- 11.1 Workload Distribution Architecture
- 11.2 Resource Pooling Architecture
- 11.3 Dynamic Scalability Architecture
- 11.4 Elastic Resource Capacity Architecture
- 11.5 Service Load Balancing Architecture
- 11.6 Cloud Bursting Architecture
- 11.7 Elastic Disk Provisioning Architecture
- 11.8 Redundant Storage Architecture
- 11.9 Case Study Example
11.3 Dynamic Scalability Architecture
The dynamic scalability architecture is an architectural model based on a system of predefined scaling conditions that trigger the dynamic allocation of IT resources from resource pools. Dynamic allocation enables variable utilization as dictated by usage demand fluctuations, since unnecessary IT resources are efficiently reclaimed without requiring manual interaction.
The automated scaling listener is configured with workload thresholds that dictate when new IT resources need to be added to the workload processing. This mechanism can be provided with logic that determines how many additional IT resources can be dynamically provided, based on the terms of a given cloud consumer’s provisioning contract.
The following types of dynamic scaling are commonly used:
- Dynamic Horizontal Scaling – IT resource instances are scaled out and in to handle fluctuating workloads. The automatic scaling listener monitors requests and signals resource replication to initiate IT resource duplication, as per requirements and permissions.
- Dynamic Vertical Scaling – IT resource instances are scaled up and down when there is a need to adjust the processing capacity of a single IT resource. For example, a virtual server that is being overloaded can have its memory dynamically increased or it may have a processing core added.

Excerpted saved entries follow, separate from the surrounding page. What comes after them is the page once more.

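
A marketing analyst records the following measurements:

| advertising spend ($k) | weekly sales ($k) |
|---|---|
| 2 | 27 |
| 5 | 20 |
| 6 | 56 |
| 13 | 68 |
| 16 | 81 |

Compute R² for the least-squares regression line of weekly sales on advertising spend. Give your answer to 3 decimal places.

0.811

n = 5, Σx = 42, Σy = 252, Σxy = 2670, Σx² = 490, Σy² = 15450
Sxx = Σx² − (Σx)²/n = 490 − 352.8 = 137.2
Sxy = Σxy − (Σx)(Σy)/n = 2670 − 2116.8 = 553.2
Syy = Σy² − (Σy)²/n = 15450 − 12700.8 = 2749.2
R² = Sxy²/(Sxx·Syy) = (553.2)²/(137.2·2749.2) = 0.811342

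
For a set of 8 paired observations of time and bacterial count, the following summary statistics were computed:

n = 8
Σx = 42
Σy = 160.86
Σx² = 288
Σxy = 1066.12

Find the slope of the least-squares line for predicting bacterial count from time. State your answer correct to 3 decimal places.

Sxx = Σx² − (Σx)²/n = 288 − 220.5 = 67.5
Sxy = Σxy − (Σx)(Σy)/n = 1066.12 − 844.515 = 221.605
b = Sxy/Sxx = 221.605/67.5 = 3.283037

3.283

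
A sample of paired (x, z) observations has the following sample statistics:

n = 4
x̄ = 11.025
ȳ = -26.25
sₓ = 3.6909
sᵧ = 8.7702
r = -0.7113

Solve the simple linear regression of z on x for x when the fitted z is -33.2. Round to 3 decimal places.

15.137

b = r · sᵧ/sₓ = -0.7113 · 8.7702/3.6909 = -1.690169
a = ȳ − b·x̄ = -26.25 − (-1.690169)·11.025 = -7.615891
Set a + b·x = -33.2: x = (-33.2 − (-7.615891)) / (-1.690169) = 15.137016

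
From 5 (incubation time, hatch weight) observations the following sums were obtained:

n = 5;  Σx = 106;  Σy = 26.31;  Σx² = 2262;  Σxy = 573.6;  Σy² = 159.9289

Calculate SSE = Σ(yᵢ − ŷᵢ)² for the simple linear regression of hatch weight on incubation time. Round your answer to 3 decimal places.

Sxx = Σx² − (Σx)²/n = 2262 − 2247.2 = 14.8
Sxy = Σxy − (Σx)(Σy)/n = 573.6 − 557.772 = 15.828
Syy = Σy² − (Σy)²/n = 159.9289 − 138.44322 = 21.48568
b = Sxy/Sxx = 15.828/14.8 = 1.069459
SSE = Syy − b·Sxy = 21.48568 − 1.069459·15.828 = 4.558276

4.558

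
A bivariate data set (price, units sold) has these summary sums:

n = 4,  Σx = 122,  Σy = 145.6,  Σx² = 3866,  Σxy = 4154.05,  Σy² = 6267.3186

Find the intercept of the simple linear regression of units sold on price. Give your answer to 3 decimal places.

Sxx = Σx² − (Σx)²/n = 3866 − 3721 = 145
Sxy = Σxy − (Σx)(Σy)/n = 4154.05 − 4440.8 = -286.75
b = Sxy/Sxx = -286.75/145 = -1.977586
a = ȳ − b·x̄ = 36.4 − (-1.977586)·30.5 = 96.716379

96.716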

- Dynamic Relocation – The IT resource is relocated to a host with more capacity. For example, a database may need to be moved from a tape-based SAN storage device with 4 GB per second I/O capacity to another disk-based SAN storage device with 8 GB per second I/O capacity.

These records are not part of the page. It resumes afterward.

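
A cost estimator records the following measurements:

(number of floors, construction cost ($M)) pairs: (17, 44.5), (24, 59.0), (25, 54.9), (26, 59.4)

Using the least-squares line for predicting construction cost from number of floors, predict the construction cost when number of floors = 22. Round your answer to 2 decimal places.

n = 4, Σx = 92, Σy = 217.8, Σxy = 5089.4, Σx² = 2166
Sxx = Σx² − (Σx)²/n = 2166 − 2116 = 50
Sxy = Σxy − (Σx)(Σy)/n = 5089.4 − 5009.4 = 80
b = Sxy/Sxx = 80/50 = 1.6
a = ȳ − b·x̄ = 54.45 − 1.6·23 = 17.65
ŷ(22) = a + b·22 = 17.65 + 1.6·22 = 52.85

52.85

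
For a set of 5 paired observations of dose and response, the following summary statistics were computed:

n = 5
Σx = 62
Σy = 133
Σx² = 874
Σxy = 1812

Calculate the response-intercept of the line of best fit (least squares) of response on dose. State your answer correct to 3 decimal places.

Sxx = Σx² − (Σx)²/n = 874 − 768.8 = 105.2
Sxy = Σxy − (Σx)(Σy)/n = 1812 − 1649.2 = 162.8
b = Sxy/Sxx = 162.8/105.2 = 1.547529
a = ȳ − b·x̄ = 26.6 − 1.547529·12.4 = 7.410646

7.411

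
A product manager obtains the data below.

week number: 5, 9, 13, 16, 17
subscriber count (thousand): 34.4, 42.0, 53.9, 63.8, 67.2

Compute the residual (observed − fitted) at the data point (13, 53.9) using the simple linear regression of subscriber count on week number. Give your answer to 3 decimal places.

n = 5, Σx = 60, Σy = 261.3, Σxy = 3413.9, Σx² = 820
Sxx = Σx² − (Σx)²/n = 820 − 720 = 100
Sxy = Σxy − (Σx)(Σy)/n = 3413.9 − 3135.6 = 278.3
b = Sxy/Sxx = 278.3/100 = 2.783
a = ȳ − b·x̄ = 52.26 − 2.783·12 = 18.864
ŷ(13) = 18.864 + 2.783·13 = 55.043
residual = y − ŷ = 53.9 − 55.043 = -1.143

-1.143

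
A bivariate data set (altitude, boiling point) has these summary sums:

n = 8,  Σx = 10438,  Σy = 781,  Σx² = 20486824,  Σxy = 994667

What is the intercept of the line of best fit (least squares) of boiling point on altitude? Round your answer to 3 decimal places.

102.250

Sxx = Σx² − (Σx)²/n = 20486824 − 13618980.5 = 6867843.5
Sxy = Σxy − (Σx)(Σy)/n = 994667 − 1019009.75 = -24342.75
b = Sxy/Sxx = -24342.75/6867843.5 = -0.003544
a = ȳ − b·x̄ = 97.625 − (-0.003544)·1304.75 = 102.249625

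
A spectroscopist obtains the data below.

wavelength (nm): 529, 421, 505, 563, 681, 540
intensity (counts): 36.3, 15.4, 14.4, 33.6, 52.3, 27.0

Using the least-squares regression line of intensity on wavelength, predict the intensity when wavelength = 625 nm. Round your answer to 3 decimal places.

42.735

n = 6, Σx = 3239, Σy = 179, Σxy = 102071.2, Σx² = 1784437
Sxx = Σx² − (Σx)²/n = 1784437 − 1748520.166667 = 35916.833333
Sxy = Σxy − (Σx)(Σy)/n = 102071.2 − 96630.166667 = 5441.033333
b = Sxy/Sxx = 5441.033333/35916.833333 = 0.151490
a = ȳ − b·x̄ = 29.833333 − 0.151490·539.833333 = -51.945902
ŷ(625) = a + b·625 = -51.945902 + 0.151490·625 = 42.735213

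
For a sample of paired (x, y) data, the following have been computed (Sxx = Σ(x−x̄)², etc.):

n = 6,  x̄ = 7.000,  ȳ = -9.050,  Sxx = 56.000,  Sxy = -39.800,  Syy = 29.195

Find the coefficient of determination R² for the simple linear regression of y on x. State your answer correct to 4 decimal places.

R² = Sxy²/(Sxx·Syy) = (-39.8)²/(56·29.195) = 0.968879

0.9689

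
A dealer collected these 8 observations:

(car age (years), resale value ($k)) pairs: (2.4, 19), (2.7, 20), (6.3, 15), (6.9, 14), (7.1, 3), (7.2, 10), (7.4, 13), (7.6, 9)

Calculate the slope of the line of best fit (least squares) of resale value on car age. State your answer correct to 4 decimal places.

n = 8, Σx = 47.6, Σy = 103, Σxy = 548.6, Σx² = 315.12
Sxx = Σx² − (Σx)²/n = 315.12 − 283.22 = 31.9
Sxy = Σxy − (Σx)(Σy)/n = 548.6 − 612.85 = -64.25
b = Sxy/Sxx = -64.25/31.9 = -2.014107

-2.0141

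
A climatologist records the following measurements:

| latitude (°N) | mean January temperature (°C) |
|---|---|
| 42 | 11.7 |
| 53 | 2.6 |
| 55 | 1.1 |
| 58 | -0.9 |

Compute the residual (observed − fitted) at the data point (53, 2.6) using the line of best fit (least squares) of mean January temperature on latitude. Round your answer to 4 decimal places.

n = 4, Σx = 208, Σy = 14.5, Σxy = 637.5, Σx² = 10962
Sxx = Σx² − (Σx)²/n = 10962 − 10816 = 146
Sxy = Σxy − (Σx)(Σy)/n = 637.5 − 754 = -116.5
b = Sxy/Sxx = -116.5/146 = -0.797945
a = ȳ − b·x̄ = 3.625 − (-0.797945)·52 = 45.118151
ŷ(53) = 45.118151 + (-0.797945)·53 = 2.827055
residual = y − ŷ = 2.6 − 2.827055 = -0.227055

-0.2271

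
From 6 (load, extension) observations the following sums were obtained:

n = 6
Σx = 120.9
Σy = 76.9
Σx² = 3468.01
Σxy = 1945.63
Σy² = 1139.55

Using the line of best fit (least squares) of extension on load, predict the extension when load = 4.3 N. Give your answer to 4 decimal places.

Sxx = Σx² − (Σx)²/n = 3468.01 − 2436.135 = 1031.875
Sxy = Σxy − (Σx)(Σy)/n = 1945.63 − 1549.535 = 396.095
b = Sxy/Sxx = 396.095/1031.875 = 0.383859
a = ȳ − b·x̄ = 12.816667 − 0.383859·20.15 = 5.081898
ŷ(4.3) = a + b·4.3 = 5.081898 + 0.383859·4.3 = 6.732494

6.7325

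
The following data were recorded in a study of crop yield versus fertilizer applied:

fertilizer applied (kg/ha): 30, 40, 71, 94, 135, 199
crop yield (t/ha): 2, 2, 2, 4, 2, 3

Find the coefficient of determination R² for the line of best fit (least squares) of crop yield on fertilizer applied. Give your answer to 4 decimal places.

n = 6, Σx = 569, Σy = 15, Σxy = 1525, Σx² = 74203, Σy² = 41
Sxx = Σx² − (Σx)²/n = 74203 − 53960.166667 = 20242.833333
Sxy = Σxy − (Σx)(Σy)/n = 1525 − 1422.5 = 102.5
Syy = Σy² − (Σy)²/n = 41 − 37.5 = 3.5
R² = Sxy²/(Sxx·Syy) = (102.5)²/(20242.833333·3.5) = 0.148289

0.1483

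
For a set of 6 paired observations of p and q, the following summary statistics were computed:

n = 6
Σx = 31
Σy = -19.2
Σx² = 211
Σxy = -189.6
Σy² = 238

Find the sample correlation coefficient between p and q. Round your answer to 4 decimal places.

Sxx = Σx² − (Σx)²/n = 211 − 160.166667 = 50.833333
Sxy = Σxy − (Σx)(Σy)/n = -189.6 − (-99.2) = -90.4
Syy = Σy² − (Σy)²/n = 238 − 61.44 = 176.56
r = Sxy/√(Sxx·Syy) = -90.4/√(8975.133333) = -90.4/94.737180 = -0.954219

-0.9542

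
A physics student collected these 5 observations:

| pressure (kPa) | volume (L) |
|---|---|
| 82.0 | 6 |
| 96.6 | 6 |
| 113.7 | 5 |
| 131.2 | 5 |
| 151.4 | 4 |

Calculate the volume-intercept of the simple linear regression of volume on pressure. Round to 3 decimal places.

n = 5, Σx = 574.9, Σy = 26, Σxy = 2901.7, Σx² = 69118.65
Sxx = Σx² − (Σx)²/n = 69118.65 − 66102.002 = 3016.648
Sxy = Σxy − (Σx)(Σy)/n = 2901.7 − 2989.48 = -87.78
b = Sxy/Sxx = -87.78/3016.648 = -0.029099
a = ȳ − b·x̄ = 5.2 − (-0.029099)·114.98 = 8.545748

8.546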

Figures 11.5 to 11.7 illustrate the process of dynamic horizontal scaling.
Figure 11.5 Cloud service consumers are sending requests to a cloud service (1). The automated scaling listener monitors the cloud service to determine if predefined capacity thresholds are being exceeded (2).

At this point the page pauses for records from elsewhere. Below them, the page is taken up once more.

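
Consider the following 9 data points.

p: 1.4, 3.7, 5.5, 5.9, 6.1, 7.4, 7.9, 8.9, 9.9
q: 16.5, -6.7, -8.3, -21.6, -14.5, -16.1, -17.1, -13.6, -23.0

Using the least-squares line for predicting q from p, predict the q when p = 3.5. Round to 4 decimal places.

n = 9, Σx = 56.7, Σy = -104.4, Σxy = -866.2, Σx² = 412.31
Sxx = Σx² − (Σx)²/n = 412.31 − 357.21 = 55.1
Sxy = Σxy − (Σx)(Σy)/n = -866.2 − (-657.72) = -208.48
b = Sxy/Sxx = -208.48/55.1 = -3.783666
a = ȳ − b·x̄ = -11.6 − (-3.783666)·6.3 = 12.237096
ŷ(3.5) = a + b·3.5 = 12.237096 + (-3.783666)·3.5 = -1.005735

-1.0057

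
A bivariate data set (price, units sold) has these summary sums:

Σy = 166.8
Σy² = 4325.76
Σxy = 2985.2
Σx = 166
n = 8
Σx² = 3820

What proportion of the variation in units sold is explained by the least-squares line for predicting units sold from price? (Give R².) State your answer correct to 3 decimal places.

0.711

Sxx = Σx² − (Σx)²/n = 3820 − 3444.5 = 375.5
Sxy = Σxy − (Σx)(Σy)/n = 2985.2 − 3461.1 = -475.9
Syy = Σy² − (Σy)²/n = 4325.76 − 3477.78 = 847.98
R² = Sxy²/(Sxx·Syy) = (-475.9)²/(375.5·847.98) = 0.711272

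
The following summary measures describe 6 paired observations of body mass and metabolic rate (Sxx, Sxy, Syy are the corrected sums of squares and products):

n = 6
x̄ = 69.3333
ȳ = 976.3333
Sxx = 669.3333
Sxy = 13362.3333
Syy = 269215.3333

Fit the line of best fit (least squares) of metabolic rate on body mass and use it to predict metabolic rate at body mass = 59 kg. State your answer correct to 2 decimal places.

b = Sxy/Sxx = 13362.3333/669.3333 = 19.963646
a = ȳ − b·x̄ = 976.3333 − 19.963646·69.3333 = -407.812182
ŷ(59) = a + b·59 = -407.812182 + 19.963646·59 = 770.042953

770.04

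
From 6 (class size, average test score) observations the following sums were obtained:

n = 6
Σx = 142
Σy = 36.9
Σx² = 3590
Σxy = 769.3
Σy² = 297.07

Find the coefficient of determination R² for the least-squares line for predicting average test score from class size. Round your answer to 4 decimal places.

Sxx = Σx² − (Σx)²/n = 3590 − 3360.666667 = 229.333333
Sxy = Σxy − (Σx)(Σy)/n = 769.3 − 873.3 = -104
Syy = Σy² − (Σy)²/n = 297.07 − 226.935 = 70.135
R² = Sxy²/(Sxx·Syy) = (-104)²/(229.333333·70.135) = 0.672457

0.6725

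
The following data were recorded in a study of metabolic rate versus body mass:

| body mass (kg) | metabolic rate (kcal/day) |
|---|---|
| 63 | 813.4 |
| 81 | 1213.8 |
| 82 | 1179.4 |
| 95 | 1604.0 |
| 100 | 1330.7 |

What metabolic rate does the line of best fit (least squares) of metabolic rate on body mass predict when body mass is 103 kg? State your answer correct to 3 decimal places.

n = 5, Σx = 421, Σy = 6141.3, Σxy = 531722.8, Σx² = 36279
Sxx = Σx² − (Σx)²/n = 36279 − 35448.2 = 830.8
Sxy = Σxy − (Σx)(Σy)/n = 531722.8 − 517097.46 = 14625.34
b = Sxy/Sxx = 14625.34/830.8 = 17.603924
a = ȳ − b·x̄ = 1228.26 − 17.603924·84.2 = -253.990395
ŷ(103) = a + b·103 = -253.990395 + 17.603924·103 = 1559.213770

1559.214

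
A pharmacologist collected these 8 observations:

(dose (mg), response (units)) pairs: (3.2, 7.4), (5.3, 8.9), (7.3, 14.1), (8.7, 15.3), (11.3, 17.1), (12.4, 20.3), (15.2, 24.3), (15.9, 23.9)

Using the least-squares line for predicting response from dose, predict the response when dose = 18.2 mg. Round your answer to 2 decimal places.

n = 8, Σx = 79.3, Σy = 131.3, Σxy = 1501.21, Σx² = 932.61
Sxx = Σx² − (Σx)²/n = 932.61 − 786.06125 = 146.54875
Sxy = Σxy − (Σx)(Σy)/n = 1501.21 − 1301.51125 = 199.69875
b = Sxy/Sxx = 199.69875/146.54875 = 1.362678
a = ȳ − b·x̄ = 16.4125 − 1.362678·9.9125 = 2.904955
ŷ(18.2) = a + b·18.2 = 2.904955 + 1.362678·18.2 = 27.705693

27.71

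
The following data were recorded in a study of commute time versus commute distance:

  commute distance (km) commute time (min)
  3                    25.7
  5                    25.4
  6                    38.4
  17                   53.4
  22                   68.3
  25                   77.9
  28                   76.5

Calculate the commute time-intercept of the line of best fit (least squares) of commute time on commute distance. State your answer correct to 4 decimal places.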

Figure 11.6 The number of requests coming from cloud service consumers increases (3). The workload exceeds the performance thresholds. The automated scaling listener determines the next course of action based on a predefined scaling policy (4). If the cloud service implementation is deemed eligible for additional scaling, the automated scaling listener initiates the scaling process (5).
Figure 11.7 The automated scaling listener sends a signal to the resource replication mechanism (6), which creates more instances of the cloud service (7). Now that the increased workload has been accommodated, the automated scaling listener resumes monitoring and detracting and adding IT resources, as required (8).
The dynamic scalability architecture can be applied to a range of IT resources, including virtual servers and cloud storage devices. Besides the core automated scaling listener and resource replication mechanisms, the following mechanisms can also be used in this form of cloud architecture:
- Cloud Usage Monitor – Specialized cloud usage monitors can track runtime usage in response to dynamic fluctuations caused by this architecture.
- Hypervisor – The hypervisor is invoked by a dynamic scalability system to create or remove virtual server instances, or to be scaled itself.
- Pay-Per-Use Monitor – The pay-per-use monitor is engaged to collect usage cost information in response to the scaling of IT resources.